The shop [The shop is not owned by Apple] sells Apple computers.

The "pronomial reflex" (the identical noun in both clauses) is replaced with a relative pronoun:

The shop [which is not owned by Apple] sells Apple computers.

The above example is what happens when the identical noun phrase is in the same position (subject) of both sentences. However, the noun being modified and the pronomial reflex can appear in any positions.

The shop sells Apple computers.
My friend owns the shop.

In this case, the reflex is in the object position:

The shop [My friend owns the shop] sells Apple computers.

As you can see, the reflex is not at the beginning of the relative clause:

The shop [My friend owns which] sells Apple computers.

One more step must be taken: the relative pronoun must be "forwarded":

The shop [which my friend owns] sells Apple computers.

In a case where the pronomial reflex is the object of a preposition, the preposition must also be forwarded along with the relative pronoun:

The shop sells Apple computers.
My friend works in the shop.

The shop [My friend works in the shop] sells Apple computers.

The shop [My friend works in which] sells Apple computers.
The shop [in which my friend works] sells Apple computers.

Note that there are three cases in which it is possible to delete the relative pronoun.

Case #1: when (a) the relative pronoun is not in the subject position, and (b) the relative clause is essential:

The house [which] my father bought is very old.

Case #2: the relative pronoun is followed by "be"; this may change the relative clause into an appositive.

Students [who are] not in class on Friday will miss the test.
Frank, [who is a doctor, hates spinach.

Case #3: the relative pronoun's verb is in the present progressive or passive form; this may change the clause into a participial phrase:

Students [who are] trying to pass the test should study harder.
Frank, [who was] given an extra chance to pass the test , studied even harder.

Noun (Nominal)

Nominal clauses have these features:

  1. Like noun phrases, they act as nouns;
  2. They can be replaced with pronouns;
  3. They can take the place of subjects or objects;
  4. They can begin with if, whether, that, or the fact that;
  5. They can also begin with wh- words, such as what, when, why, etc.

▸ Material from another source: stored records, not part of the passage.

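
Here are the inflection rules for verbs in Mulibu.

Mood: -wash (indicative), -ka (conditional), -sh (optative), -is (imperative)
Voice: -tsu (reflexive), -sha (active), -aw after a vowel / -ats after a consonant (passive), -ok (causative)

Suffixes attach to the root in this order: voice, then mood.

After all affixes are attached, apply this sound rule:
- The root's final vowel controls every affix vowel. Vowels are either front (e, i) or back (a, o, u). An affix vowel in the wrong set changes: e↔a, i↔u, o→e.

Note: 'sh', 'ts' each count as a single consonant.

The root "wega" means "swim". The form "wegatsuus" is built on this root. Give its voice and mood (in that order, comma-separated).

Segment: wega-tsu-is.
voice: -tsu → reflexive.
mood: -is → imperative.

reflexive, imperative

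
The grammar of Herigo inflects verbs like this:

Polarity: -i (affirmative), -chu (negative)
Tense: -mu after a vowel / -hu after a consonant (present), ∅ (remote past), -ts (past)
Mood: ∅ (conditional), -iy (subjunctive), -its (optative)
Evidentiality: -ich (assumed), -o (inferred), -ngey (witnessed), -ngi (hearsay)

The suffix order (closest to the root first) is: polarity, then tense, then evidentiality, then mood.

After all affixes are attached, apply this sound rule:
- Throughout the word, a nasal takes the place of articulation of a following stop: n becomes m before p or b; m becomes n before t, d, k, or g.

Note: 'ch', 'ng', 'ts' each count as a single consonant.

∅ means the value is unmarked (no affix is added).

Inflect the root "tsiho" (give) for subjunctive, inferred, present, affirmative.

tsihoimuoiy

Attach polarity affirmative -i → tsihoi.
Attach tense present -mu (after vowel 'i') → tsihoimu.
Attach evidentiality inferred -o → tsihoimuo.
Attach mood subjunctive -iy → tsihoimuoiy.
Nasal assimilation: no change.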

Examples of nominal clauses in various noun positions:

What he said is important.   (subject position)
I heard what he said.   (direct object position)
I gave what he said serious consideration.   (indirect object position)
We talked about what he said.   (object of the preposition position)
He is exactly what he said.   (predicate noun position)

Examples using other subordinators:

Who we make our friends often shows the kind of people we are.
When she arrives is up to her.
The fact that students ask questions shows that they are listening.
I don't know why he keeps bothering me.
Do you know if it will rain tomorrow?
Do you know that Japan is an archipelago?

I would note that if, whether, and that are not usually used to begin nominal clauses in the subject position, though they can be used that way.

Sometimes, the word that can be omitted, but not other introductory words:

She says [that] she will arrive tomorrow.
Do you know [if] she will arrive tomorrow?

In the second example above, if you delete the word "if," the sentence will seem to be "Do you know [that] she will arrive tomorrow?"